Monday, December 7, 2020

Economic Recovery?

 As soon as it gets light each day, I search for signs of land.

Every day, there is news of vaccines - technical, distant, abstract - and news of more and more deaths - also distant, and in many ways abstract.  Now we hear, in yesterday's Washington Post, that Operation Warp Speed is apparently on impulse power:  of the 300 million doses promised, less than one tenth will actually materialize anytime soon.  Grit teeth.  Trim sails.  Keep looking.

But the economic news - long term, at least - is different.  Although the only legislative body capable of providing economic relief to Americans has chosen not to, and the non-eviction orders of earlier this year run out in less than a month, and America has so far not added nearly enough jobs to make a big difference to Americans in distress, there is a growing consensus that once the vaccine is distributed widely enough, allowing businesses to open safely throughout the country, the economy will spring back to normal, or better than normal, as early as the second quarter of 2021.
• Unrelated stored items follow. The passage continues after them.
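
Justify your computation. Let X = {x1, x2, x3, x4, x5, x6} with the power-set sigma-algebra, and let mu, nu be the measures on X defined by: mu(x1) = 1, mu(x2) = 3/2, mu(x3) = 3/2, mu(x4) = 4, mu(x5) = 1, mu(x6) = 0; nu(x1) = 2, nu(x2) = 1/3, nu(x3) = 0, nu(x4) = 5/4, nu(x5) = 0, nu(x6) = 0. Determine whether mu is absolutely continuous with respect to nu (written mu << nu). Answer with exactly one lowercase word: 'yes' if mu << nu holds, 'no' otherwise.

mu << nu means: every nu-null measurable set is also mu-null; equivalently, for every atom x, if nu({x}) = 0 then mu({x}) = 0.
Checking each atom:
  x1: nu = 2 > 0 -> no constraint.
  x2: nu = 1/3 > 0 -> no constraint.
  x3: nu = 0, mu = 3/2 > 0 -> violates mu << nu.
  x4: nu = 5/4 > 0 -> no constraint.
  x5: nu = 0, mu = 1 > 0 -> violates mu << nu.
  x6: nu = 0, mu = 0 -> consistent with mu << nu.
The atom(s) x3, x5 violate the condition (nu = 0 but mu > 0). Therefore mu is NOT absolutely continuous w.r.t. nu.

no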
Kevin Drum explains why the 2021 recovery will be stronger and faster than, for instance, the slow recovery* from the 2007-08 financial crisis:  demand.  When businesses re-open, there will be customers lining up around the block.  Personal savings have gone through the roof in 2020, since so many of us haven't had the opportunity to spend disposable income, and we don't have to buy gas if we're working from home.  Once everything opens up, it will be a seller's market.
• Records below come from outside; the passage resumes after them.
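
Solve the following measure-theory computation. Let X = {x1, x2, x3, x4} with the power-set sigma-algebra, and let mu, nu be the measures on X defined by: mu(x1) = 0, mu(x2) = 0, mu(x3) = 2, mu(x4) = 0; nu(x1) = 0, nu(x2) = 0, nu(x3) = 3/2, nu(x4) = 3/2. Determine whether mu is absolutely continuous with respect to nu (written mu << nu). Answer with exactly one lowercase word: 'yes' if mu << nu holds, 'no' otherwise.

mu << nu means: every nu-null measurable set is also mu-null; equivalently, for every atom x, if nu({x}) = 0 then mu({x}) = 0.
Checking each atom:
  x1: nu = 0, mu = 0 -> consistent with mu << nu.
  x2: nu = 0, mu = 0 -> consistent with mu << nu.
  x3: nu = 3/2 > 0 -> no constraint.
  x4: nu = 3/2 > 0 -> no constraint.
No atom violates the condition. Therefore mu << nu.

yes


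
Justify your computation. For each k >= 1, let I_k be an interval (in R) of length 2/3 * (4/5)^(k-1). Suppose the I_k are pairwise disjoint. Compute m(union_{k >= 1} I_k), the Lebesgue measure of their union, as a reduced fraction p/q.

By countable additivity of the Lebesgue measure on pairwise disjoint measurable sets,
  m(union_{k >= 1} I_k) = sum_{k >= 1} m(I_k) = sum_{k >= 1} a * r^(k-1),
  with a = 2/3 and r = 4/5.
Since 0 < r = 4/5 < 1, the geometric series converges:
  sum_{k >= 1} a * r^(k-1) = a / (1 - r).
  = 2/3 / (1 - 4/5)
  = 2/3 / (1/5)
  = 10/3.

10/3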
Drum also notes that the TARP program, which was cobbled together by the outgoing Bush Administration, was diluted by a skeptical Congress.  It ended up providing a lot less stimulus than this spring's CARES Act, which had some significant simulative effect, and there's a good chance that something further will be done, if only after January 20, to provide more relief.

We'll see.  


 * - Of course, the major financial institutions bounced back pretty quickly, but the rest of us?  Not so much.